Where Lj-cut tags come into that, I could not say. :) But as I understand it, there's the history.
Shandra
no subject
Date: 2003-10-13 03:27 pm (UTC)It was my impression that this community is not supposed to be about "fear and disability", and the medical model that says being multiple is this terrible thing. I wouldn't have had anything to do with such a community, for the same reason I stay away from a great many of the autism forums: IMHO there's not a damn thing wrong with being multiple and/or autistic. What we need is not medical treatment, but social change so we are not discriminated against for being different from the norm.

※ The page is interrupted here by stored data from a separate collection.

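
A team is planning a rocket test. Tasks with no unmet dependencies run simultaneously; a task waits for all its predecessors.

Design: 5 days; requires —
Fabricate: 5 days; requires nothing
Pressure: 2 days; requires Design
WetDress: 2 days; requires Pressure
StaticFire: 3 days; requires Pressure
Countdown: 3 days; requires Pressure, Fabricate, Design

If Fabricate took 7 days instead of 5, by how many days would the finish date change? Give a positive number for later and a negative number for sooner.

The binding path is Design→Pressure→StaticFire = 5+2+3 = 10; finish at 10 days.
Fabricate has 2 days of float (longest path through it is 8).
The critical path is still Design→Pressure→StaticFire; finish is now 10 days.
Change in finish: 10 − 10 = +0 days.

0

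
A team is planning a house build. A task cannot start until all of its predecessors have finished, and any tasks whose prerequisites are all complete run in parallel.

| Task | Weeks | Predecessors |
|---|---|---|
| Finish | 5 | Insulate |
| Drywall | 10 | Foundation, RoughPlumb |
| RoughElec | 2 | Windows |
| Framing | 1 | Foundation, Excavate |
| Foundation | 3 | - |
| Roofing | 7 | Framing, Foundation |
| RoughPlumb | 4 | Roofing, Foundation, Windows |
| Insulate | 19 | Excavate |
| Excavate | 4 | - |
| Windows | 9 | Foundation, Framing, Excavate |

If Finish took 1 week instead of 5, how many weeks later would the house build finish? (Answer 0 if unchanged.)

Baseline: Excavate→Insulate→Finish = 4+19+5 = 28 → 28 weeks.
Finish is on the critical path; changing it to 1 makes that path 24 weeks.
Now Excavate→Framing→Windows→RoughPlumb→Drywall = 4+1+9+4+10 = 28 is longest, so the finish becomes 28 weeks.
Change in finish: 28 − 28 = +0 weeks.

0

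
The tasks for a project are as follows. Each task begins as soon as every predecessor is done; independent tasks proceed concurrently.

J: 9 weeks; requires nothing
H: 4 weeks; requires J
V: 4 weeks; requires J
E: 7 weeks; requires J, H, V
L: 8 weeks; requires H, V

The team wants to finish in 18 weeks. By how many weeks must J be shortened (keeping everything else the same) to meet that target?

3

Current finish: 21 weeks; target: 18.
J is on every critical path, so each week cut from J cuts the finish by one (this holds down to a finish of 13).
Need 21 − 18 = 3 weeks off J → J becomes 6 weeks, finish becomes 18.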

Which is not to say that multiple or autistic persons can't have psychological difficulties the same as anyone else - anxiety, grief, rage, low self-esteem, dysfunctional patterns - and life-issues that need work. Hey, y'know, everybody gets hurt, "normal" people and weirdlings alike; it's really rare for any person to reach adulthood without having at least one year of 250+ on the Stress Scale (http://www.qut.edu.au/healthservice/am_i_stressed.html) (and note that that scale totally ignores abuse) - everybody's got bad memories to cope with, though not everybody admits to them in public.
Some people "split" into multiplicity, or are joined by other consciousnesses, due to abuse. That's not the only way it happens, though - it's not how it was for me - and I don't see any good reason to assume that just because a person is multiple, that that person is also in distress from either past or present issues.

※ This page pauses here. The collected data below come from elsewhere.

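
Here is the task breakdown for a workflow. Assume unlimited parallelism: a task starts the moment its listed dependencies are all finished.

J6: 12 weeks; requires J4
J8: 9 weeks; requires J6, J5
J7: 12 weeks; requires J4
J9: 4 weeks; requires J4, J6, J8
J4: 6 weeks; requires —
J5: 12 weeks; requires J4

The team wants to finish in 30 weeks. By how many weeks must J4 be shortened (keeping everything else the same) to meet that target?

Current finish: 31 weeks; target: 30.
J4 is on every critical path, so each week cut from J4 cuts the finish by one (this holds down to a finish of 26).
Need 31 − 30 = 1 week off J4 → J4 becomes 5 weeks, finish becomes 30.

1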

Also, we don't have to stay dysfunctional, no matter what bad shit happened to us - "getting over it" is an option. Where Woundology comes into this: it may be that some people don't heal because they've been taught that being multiple is "a symptom"... so if they get better, that means they'd have to be just one person, and naturally they don't want that, so they have to "stay sick". It's like being told that having a family is a symptom of illness, and that the only way to be well is to get rid of them: the price is just too high. But why believe those who say this?

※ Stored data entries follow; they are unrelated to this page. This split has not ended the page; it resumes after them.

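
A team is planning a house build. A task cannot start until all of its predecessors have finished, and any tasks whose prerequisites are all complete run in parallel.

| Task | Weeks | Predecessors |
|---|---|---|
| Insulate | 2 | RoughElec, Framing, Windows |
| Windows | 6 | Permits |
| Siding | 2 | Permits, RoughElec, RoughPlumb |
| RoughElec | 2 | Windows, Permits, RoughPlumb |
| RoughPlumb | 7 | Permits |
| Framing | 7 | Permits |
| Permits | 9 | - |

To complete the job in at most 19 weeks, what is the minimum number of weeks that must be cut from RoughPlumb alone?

Current finish: 20 weeks; target: 19.
RoughPlumb is on every critical path, so each week cut from RoughPlumb cuts the finish by one (this holds down to a finish of 19).
Need 20 − 19 = 1 week off RoughPlumb → RoughPlumb becomes 6 weeks, finish becomes 19.

1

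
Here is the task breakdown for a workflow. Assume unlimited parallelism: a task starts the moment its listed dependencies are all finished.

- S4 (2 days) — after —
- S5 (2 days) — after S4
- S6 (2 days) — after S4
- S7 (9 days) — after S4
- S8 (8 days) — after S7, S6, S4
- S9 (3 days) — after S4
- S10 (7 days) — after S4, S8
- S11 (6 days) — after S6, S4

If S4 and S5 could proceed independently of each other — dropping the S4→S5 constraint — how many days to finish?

26

Original critical path: S4→S7→S8→S10 = 2+9+8+7 = 26 ⇒ 26 days.
Without S4→S5, S5's earliest start moves from 2 to 0.
After: S4→S7→S8→S10 = 2+9+8+7 = 26 → 26 days.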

*shrugs* I'm not a victim. Sure, bad shit has happened to me, but I survived it - I'm not going to go around calling myself "a survivor" either, like my whole life was some sort of shipwreck. Ship's been wrecked a time or two, aye, but not so badly it couldn't be repaired... *grin*... 's got a good crew.
no subject
Date: 2003-10-12 12:19 pm (UTC)Regarding links to darkpersonalities
Date: 2003-10-14 10:52 am (UTC)We were assisting them with maintenance at one time, and so we have all the files, a few of which have been hosted at astraeasweb.net.